California water officials say the state has not yet made any final decision on scaling back the size of a troubled water project.
State water officials filed papers Friday saying they were considering cutting immediate plans for a $16 billion project to carry Northern California southward from two tunnels to one, with the second tunnel postponed indefinitely. They asked state builders vying to build the project to submit proposals on the pared-down one-tunnel project.
California natural resources spokeswoman Lisa Lien-Mager says no decision has been made on changing the project. “The project has not changed, and the state is considering construction later this year of elements that are fully funded,” Lien-Mager told Capital Public Radio in an email.
Another state water agency whose approval is needed for the project, the state Water Resources Control Board, says It is watching the state's negotiations with water contractors for a possible scaled-down project.
Board spokesman Tim Moran says the board will consider whether any cuts in the project size require changes to the state approval process.
The tunnels would be the state's largest water project in decades, redoing the state's north-south water deliveries.
Jeffrey Mount is with the Public Policy Institute of California, a non-partisan research group. He says one tunnel means a loss of flexibility.
“You don’t have the advantage of being able to take a big gulp,” Mount told Capital Public Radio. “That’s a real tradeoff. That’s arguably one of the big negatives. The positives are that it makes the project cost a lot less."
Mount says the cost would be determined by how big the tunnel is.
Ezra David Romero contributed to this report.
By ELLEN KNICKMEYER, Associated Press
(AP) — Gov. Jerry Brown's administration is scaling back his troubled plans to redo California's water system, releasing a new proposal that would build only one tunnel to ship water from Northern California instead of two, and put Southern and central California water agencies directly in charge of designing and building it.
The state posted the revised plan on a state website for contract proposals late Friday.
Brown had been pushing to launch construction of two giant $16 billion water tunnels to supply farms and cities to the south, but the project has failed to gain enough support from water agencies that would pay for it.

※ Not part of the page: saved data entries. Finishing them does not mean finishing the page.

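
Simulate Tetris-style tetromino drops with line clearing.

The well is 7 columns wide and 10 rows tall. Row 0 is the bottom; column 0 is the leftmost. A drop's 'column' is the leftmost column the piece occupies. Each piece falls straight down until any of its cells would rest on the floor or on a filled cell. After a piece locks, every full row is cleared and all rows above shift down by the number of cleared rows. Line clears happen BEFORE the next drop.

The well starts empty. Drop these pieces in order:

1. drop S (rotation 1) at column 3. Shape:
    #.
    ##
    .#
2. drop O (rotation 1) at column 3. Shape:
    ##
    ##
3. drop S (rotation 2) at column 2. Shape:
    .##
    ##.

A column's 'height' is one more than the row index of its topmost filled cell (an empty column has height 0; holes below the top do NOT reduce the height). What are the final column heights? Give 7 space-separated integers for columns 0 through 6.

Answer: 0 0 6 7 7 0 0

Derivation:
Drop 1: S rot1 at col 3 lands with bottom-row=0; cleared 0 line(s) (total 0); column heights now [0 0 0 3 2 0 0], max=3
Drop 2: O rot1 at col 3 lands with bottom-row=3; cleared 0 line(s) (total 0); column heights now [0 0 0 5 5 0 0], max=5
Drop 3: S rot2 at col 2 lands with bottom-row=5; cleared 0 line(s) (total 0); column heights now [0 0 6 7 7 0 0], max=7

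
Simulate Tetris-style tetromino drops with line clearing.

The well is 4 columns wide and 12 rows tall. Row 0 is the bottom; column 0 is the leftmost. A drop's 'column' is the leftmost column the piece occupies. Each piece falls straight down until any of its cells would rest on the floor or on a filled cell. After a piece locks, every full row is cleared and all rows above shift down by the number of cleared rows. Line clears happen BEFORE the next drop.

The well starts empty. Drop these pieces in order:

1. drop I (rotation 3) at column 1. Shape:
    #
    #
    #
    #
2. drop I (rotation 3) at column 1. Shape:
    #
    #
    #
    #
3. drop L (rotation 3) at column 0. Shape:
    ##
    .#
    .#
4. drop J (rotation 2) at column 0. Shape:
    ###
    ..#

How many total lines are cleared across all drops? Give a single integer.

Drop 1: I rot3 at col 1 lands with bottom-row=0; cleared 0 line(s) (total 0); column heights now [0 4 0 0], max=4
Drop 2: I rot3 at col 1 lands with bottom-row=4; cleared 0 line(s) (total 0); column heights now [0 8 0 0], max=8
Drop 3: L rot3 at col 0 lands with bottom-row=8; cleared 0 line(s) (total 0); column heights now [11 11 0 0], max=11
Drop 4: J rot2 at col 0 lands with bottom-row=10; cleared 0 line(s) (total 0); column heights now [12 12 12 0], max=12

Answer: 0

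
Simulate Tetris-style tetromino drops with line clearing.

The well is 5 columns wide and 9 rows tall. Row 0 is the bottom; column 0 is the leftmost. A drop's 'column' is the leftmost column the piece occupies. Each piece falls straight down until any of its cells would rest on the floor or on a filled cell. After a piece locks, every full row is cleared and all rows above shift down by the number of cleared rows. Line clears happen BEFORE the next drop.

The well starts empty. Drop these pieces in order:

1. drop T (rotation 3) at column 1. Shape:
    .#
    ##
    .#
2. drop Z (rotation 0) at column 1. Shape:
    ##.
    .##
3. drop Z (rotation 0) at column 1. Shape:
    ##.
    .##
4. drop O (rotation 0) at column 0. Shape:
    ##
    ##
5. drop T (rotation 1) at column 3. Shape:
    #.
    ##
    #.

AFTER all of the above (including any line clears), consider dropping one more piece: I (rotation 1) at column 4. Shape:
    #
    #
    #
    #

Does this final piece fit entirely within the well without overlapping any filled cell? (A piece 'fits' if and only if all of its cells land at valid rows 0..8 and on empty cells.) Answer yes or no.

Drop 1: T rot3 at col 1 lands with bottom-row=0; cleared 0 line(s) (total 0); column heights now [0 2 3 0 0], max=3
Drop 2: Z rot0 at col 1 lands with bottom-row=3; cleared 0 line(s) (total 0); column heights now [0 5 5 4 0], max=5
Drop 3: Z rot0 at col 1 lands with bottom-row=5; cleared 0 line(s) (total 0); column heights now [0 7 7 6 0], max=7
Drop 4: O rot0 at col 0 lands with bottom-row=7; cleared 0 line(s) (total 0); column heights now [9 9 7 6 0], max=9
Drop 5: T rot1 at col 3 lands with bottom-row=6; cleared 0 line(s) (total 0); column heights now [9 9 7 9 8], max=9
Test piece I rot1 at col 4 (width 1): heights before test = [9 9 7 9 8]; fits = False

Answer: no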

Environmental groups also have opposed the project, fearing Southern California water agencies would use the tunnels to drain too much water from California's north.
The revised state proposal talks of building the tunnels in stages, with one of the four-story-high tunnels built now, and another at some indefinite date. Water contractors have previously talked of the possibility of permanently paring the project from two tunnels to one, in hopes of winning support for a smaller project.
The state did not immediately release a revised cost for the scaled-down proposal.
Osha Meserve, an attorney working for Northern California farmers opposing the project, said Tuesday the revised proposal makes "more clear the project they want to do is a failure. Now they're trying to morph into something else."
Asked for comment Tuesday, state water officials said they were preparing a response.
Bob Muir, a spokesman for Southern California's giant Metropolitan Water District, the project's main backer along with the Brown administration, referred questions to the state and to an association of state water contractors.
The document posted Friday was an addendum to the RQF that was released in December and is part of a routine contracting process. It does not constitute a new plan or a change in direction by the Governor. As the addendum clearly states, “DWR is in the process of evaluating different ways of implementing the CWF including possible construction in stages.” Bidders are requested to address how their submissions could be affected by this possibility. DWR was clear that no decision has been made to change the project.
The state continues to advance the same project that was analyzed in the environmental review and described in the permit application submitted to the State Water Resources Control Board. The project has not changed, and the state is considering construction later this year of elements that are fully funded.